My parents never forced me to study and achieve good grades but I wanted to something for them. Due to lack of strong will and determination I am not able to achieve anything. Till class 10th I wanted to study hard and have bright future ahead but now it isn’t. I am running away from life from its difficulties. Sometimes I think of suicide not because I am not in condition to achieve something but for my parents. They did too much for me and in return I am just giving them pain. I am not a good daughter.

 

4 Comments


  1. you are not a bad daughter. you are amazing. you are fighting so hard against everything and that makes you the strongest.

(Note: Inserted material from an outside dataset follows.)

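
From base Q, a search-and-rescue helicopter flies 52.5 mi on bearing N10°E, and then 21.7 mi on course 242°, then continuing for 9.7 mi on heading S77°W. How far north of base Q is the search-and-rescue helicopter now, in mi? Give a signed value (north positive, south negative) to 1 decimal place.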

  2. Nope you are very strong friends if I was in place of you I don’t know what would I have done try to be happy my friend they don’t force you because they want you to be happy if you will be happy and good and smiling they will be happy for you my friend ๐Ÿ™‚

  3. I highly doubt your parents want you to die, never give up on life, you are ill, i don’t know what is wrong with you but its obviously not your fault you can’t study as hard as you would like and achieve what you want to achieve, you can only do what life allows you to do, never beat yourself up because the world and life decide they don;t want you to win, just roll with it and do the best you can.